Intolerance can be a wonderful thing. For a petrified military draftee who faces the crippling prospect of war, our army’s intolerance for homosexuals is a veritable blessing.

In 1962, desperate to escape military service and to pursue his career in music, Jimi Hendrix found his salvation. It was gay. According to a biography of the legendary guitarist, Room Full of Mirrors, Hendrix was discharged from the 101st Airborne Division for revealing that he was in love with another soldier. Although his claim may have been true, the fact that Hendrix slept with 96 trillion gazillion women in the remaining eight years of his life has fostered some doubt.

What saved Hendrix during the Vietnam era later became the federal “Don’t Ask, Don’t Tell Policy,” signed by President Bill Clinton in 1993. Essentially, it functions to keep homosexuals out of the military and to keep ones that are already enlisted in the closet. The army won’t ask if you’re gay, and you won’t tell them.

The policy states, “Success in combat requires military units that are characterized by high morale, good order and discipline and unit cohesion.” Its supporters argue that admitting homosexuals into the armed forces would sully these requisites and render the army ineffective – even more so than it already is. Of course, this argument is nonsense. It stems from a deeply ignorant, deeply embedded homophobia that suffuses our country. No evidence exists which suggests that homosexuality poses a threat to the operations of the military. Indeed, is it so speculative to believe that homosexuals can bring their units together?

However, the recent strain on the United States Armed Forces is turning the “Don’t Ask, Don’t Tell” policy into the “Please, We’re Begging You, Don’t Tell Us Anything” policy. Our military needs soldiers. The 2004 Servicemembers Legal Defense Network (SLDN) annual report claims that “as fighting in Afghanistan and Iraq continues, the Pentagon has discharged the fewest lesbian, gay and bisexual service members since 1995.”

This trend is a harbinger of disaster for everybody who plans to play hooky from the army. In today’s stricken world, the possibility of conscription is more real than it has been in a long time. Robin Tyler’s quote – “If homosexuality is a disease, let’s all call in queer to work” – is losing its potency.

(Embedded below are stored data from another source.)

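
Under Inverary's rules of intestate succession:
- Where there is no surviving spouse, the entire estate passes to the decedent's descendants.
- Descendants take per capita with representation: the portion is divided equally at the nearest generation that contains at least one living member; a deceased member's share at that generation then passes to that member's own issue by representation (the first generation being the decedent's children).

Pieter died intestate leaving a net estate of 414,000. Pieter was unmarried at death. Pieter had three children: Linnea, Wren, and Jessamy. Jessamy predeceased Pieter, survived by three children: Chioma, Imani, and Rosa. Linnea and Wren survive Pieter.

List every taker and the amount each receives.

The entire 414,000 passes to the descendants.
That amount (414,000) is divided into 3 shares of 138,000: Linnea and Wren each take 138,000; Jessamy's 138,000 share passes to Jessamy's issue.
Jessamy's share (138,000) is divided into 3 shares of 46,000: Chioma, Imani, and Rosa each take 46,000.

Linnea: 138,000; Wren: 138,000; Chioma: 46,000; Imani: 46,000; Rosa: 46,000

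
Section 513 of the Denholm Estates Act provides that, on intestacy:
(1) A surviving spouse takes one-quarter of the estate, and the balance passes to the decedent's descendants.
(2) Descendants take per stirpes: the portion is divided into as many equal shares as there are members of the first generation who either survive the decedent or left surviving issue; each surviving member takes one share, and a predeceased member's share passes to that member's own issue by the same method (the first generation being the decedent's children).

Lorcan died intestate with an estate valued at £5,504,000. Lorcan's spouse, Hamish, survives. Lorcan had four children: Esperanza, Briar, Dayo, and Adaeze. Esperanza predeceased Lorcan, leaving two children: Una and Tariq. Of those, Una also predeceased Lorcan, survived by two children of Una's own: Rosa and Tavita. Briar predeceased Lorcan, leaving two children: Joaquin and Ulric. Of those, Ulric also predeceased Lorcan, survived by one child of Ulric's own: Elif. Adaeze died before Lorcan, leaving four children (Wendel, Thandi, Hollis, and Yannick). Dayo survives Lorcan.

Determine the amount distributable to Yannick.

Yannick receives £258,000.

Hamish takes one-quarter of £5,504,000 = £1,376,000. The remaining £4,128,000 passes to the descendants.
The descendants' portion (£4,128,000) is divided into 4 shares of £1,032,000: Dayo takes £1,032,000; Esperanza's £1,032,000 share passes to Esperanza's issue; Briar's £1,032,000 share passes to Briar's issue; Adaeze's £1,032,000 share passes to Adaeze's issue.
Esperanza's share (£1,032,000) is divided into 2 shares of £516,000: Tariq takes £516,000; Una's £516,000 share passes to Una's issue.
Una's share (£516,000) is divided into 2 shares of £258,000: Rosa and Tavita each take £258,000.
Briar's share (£1,032,000) is divided into 2 shares of £516,000: Joaquin takes £516,000; Ulric's £516,000 share passes to Ulric's issue.
Ulric's share (£516,000) passes entirely to Elif.
Adaeze's share (£1,032,000) is divided into 4 shares of £258,000: Wendel, Thandi, Hollis, and Yannick each take £258,000.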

Now, we must ask ourselves: Is the right to serve in the military as important to most queers as the right to be discharged for feigning queerness is for most cowards? For supporters of both cowardice and gay rights, therein lies the dilemma. This, I assume, is what Clinton asked himself in 1993, concluding that, “No, it isn’t.”

Clinton, with a sex record rivaling that of Hendrix, was a very open-minded president. Clearly, he wouldn’t succumb to the same homophobia so many other Americans and politicians bought in to. With keen foresight, he made preparations for future military drafts by bolstering an already prominent loophole in the system for unwilling soldiers. Now that his legacy is faltering, who can save them?

President Bush can’t be counted on to keep gays, or those pretending to be gay, out of the army. He doesn’t like gays, but he dislikes them less than Islamic fundamentalists. They come from a more respectable part of hell – somewhere between Jews and evolutionary biologists. His military advisors know that upholding the “Don’t Ask, Don’t Tell” policy is depriving the ranks of desperately needed soldiers and it is in their best interest to leave it flexible.

Not all hope is lost, though, for those placing all their eggs in the gay basket. If the army takes a more lenient stance on homosexuality, distraught draftees can take a more fundamentalist one. They can invoke homophobia:

“Sir, I must regretfully inform you that God hates queers. This being the case, I am unable to serve alongside them in the military. There is nothing more I would love to do than get killed for you in a distant, foreign land. Unfortunately, the idea of two dudes holding hands makes it impossible for me to fight terror, especially since it was the gays that caused 9/11.”